– Виновность Гизов ясна. Я покараю их. Такова моя воля.
А мадам Екатерина ему в ответ:
– Нет, не твоя. Это воля твоих гугенотов, а ты лишь их орудие, бедный сын мой. Если же ты будешь допрашивать Гизов, они тебе скажут, что действовали только по указанию твоей матери и твоего брата; ибо именно мы повелели стрелять в адмирала, чтобы спасти тебя.

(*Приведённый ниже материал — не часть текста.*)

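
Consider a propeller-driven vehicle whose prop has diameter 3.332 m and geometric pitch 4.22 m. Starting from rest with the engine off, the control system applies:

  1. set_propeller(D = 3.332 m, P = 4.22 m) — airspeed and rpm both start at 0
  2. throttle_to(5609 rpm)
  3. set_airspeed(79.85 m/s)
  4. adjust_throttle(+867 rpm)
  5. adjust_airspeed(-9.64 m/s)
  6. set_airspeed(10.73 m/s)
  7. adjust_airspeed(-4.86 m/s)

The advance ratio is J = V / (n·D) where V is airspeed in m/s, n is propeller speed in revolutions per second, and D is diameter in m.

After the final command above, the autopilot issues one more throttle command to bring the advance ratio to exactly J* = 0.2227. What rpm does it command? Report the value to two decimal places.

rpm = 474.64

set_propeller: D = 3.332 m, P = 4.22 m (p = P/D = 1.266507); state ← (V=0, rpm=0)
throttle_to(5609): rpm ← 5609
set_airspeed(79.85): V ← 79.85 m/s
adjust_throttle(+867): rpm ← 5609 +867 = 6476
adjust_airspeed(-9.64): V ← 79.85 -9.64 = 70.21 m/s
set_airspeed(10.73): V ← 10.73 m/s
adjust_airspeed(-4.86): V ← 10.73 -4.86 = 5.87 m/s
final state: V = 5.87 m/s, rpm = 6476 → n = rpm/60 = 107.933333 rev/s
target J* = 0.2227; solve J* = V/(n·D) for n: n = V/(J*·D) = 5.87/(0.2227 × 3.332) = 7.910663 rev/s
rpm = 60·n = 474.639789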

Она преподнесла ему это чудовищное разоблачение, даже не повысив голоса, даже не пожав плечом, поэтому в первую минуту он не в силах был сообразить, что именно она совершила. И довольно спокойно переспросил:
– Ты повелела? Мать, этого не может быть!

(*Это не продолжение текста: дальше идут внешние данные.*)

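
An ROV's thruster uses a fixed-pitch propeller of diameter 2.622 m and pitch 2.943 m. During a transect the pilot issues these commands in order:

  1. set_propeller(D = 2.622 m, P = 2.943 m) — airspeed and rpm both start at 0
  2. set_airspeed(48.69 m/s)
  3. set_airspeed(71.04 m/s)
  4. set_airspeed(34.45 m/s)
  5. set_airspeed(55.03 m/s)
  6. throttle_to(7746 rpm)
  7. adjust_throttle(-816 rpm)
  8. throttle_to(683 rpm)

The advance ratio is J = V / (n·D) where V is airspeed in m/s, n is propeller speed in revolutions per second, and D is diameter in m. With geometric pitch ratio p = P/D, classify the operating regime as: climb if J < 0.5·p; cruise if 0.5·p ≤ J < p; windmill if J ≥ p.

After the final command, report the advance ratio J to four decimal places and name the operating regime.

set_propeller: D = 2.622 m, P = 2.943 m (p = P/D = 1.122426); state ← (V=0, rpm=0)
set_airspeed(48.69): V ← 48.69 m/s
set_airspeed(71.04): V ← 71.04 m/s
set_airspeed(34.45): V ← 34.45 m/s
set_airspeed(55.03): V ← 55.03 m/s
throttle_to(7746): rpm ← 7746
adjust_throttle(-816): rpm ← 7746 -816 = 6930
throttle_to(683): rpm ← 683
final state: V = 55.03 m/s, rpm = 683 → n = rpm/60 = 11.383333 rev/s
J = V / (n·D) = 55.03 / (11.383333 × 2.622) = 1.843730
regime bands: climb J<0.5612 | cruise [0.5612, 1.1224) | windmill J≥1.1224
J = 1.8437 → windmill

J = 1.8437, regime = windmill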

Она сидела перед ним, подняв взор к потолку, но неотступно продолжала следить за сыном. Три итальянца уже хотели снова вмешаться. Д’Анжу приказал им молчать, он с трудом сдерживал дрожь. Наступила опаснейшая минута; напрасно любимчик королевы перед тем убеждал ее не открывать Карлу правды. Она же считала, что правда жестка, как палка, и потому очень полезна ее бедному сыну, «Да, я повелела», – подтвердила она и продолжала сидеть все в той же позе, глядя в потолок и зорко наблюдая за происходившими в сыне переменами. Карл побледнел, потом вспыхнул, сделал резкое движение к двери, сдержался. В течение двух-трех секунд казалось, что он вот-вот вызовет стражу и всех тут же арестует, в том числе и свою мать.
Этого не случилось. Кровь бросилась ему в голову, он покачнулся.
– Сядь, сын мой, – посоветовала она ему, а любимчику сделала знак, чтобы тот перестал так нелепо трястись. «Мясник колеблется, – подумала она о Карле Девятом. – А моими действиями Габсбург будет доволен, да и созвездия хотят этого. Все в порядке».
Карл оперся о спинку стула и злобно процедил:
– В монастырь бы вас заточить, мадам, вы сделали меня убийцей моего лучшего друга и навлекли на мою голову проклятия современников и потомков.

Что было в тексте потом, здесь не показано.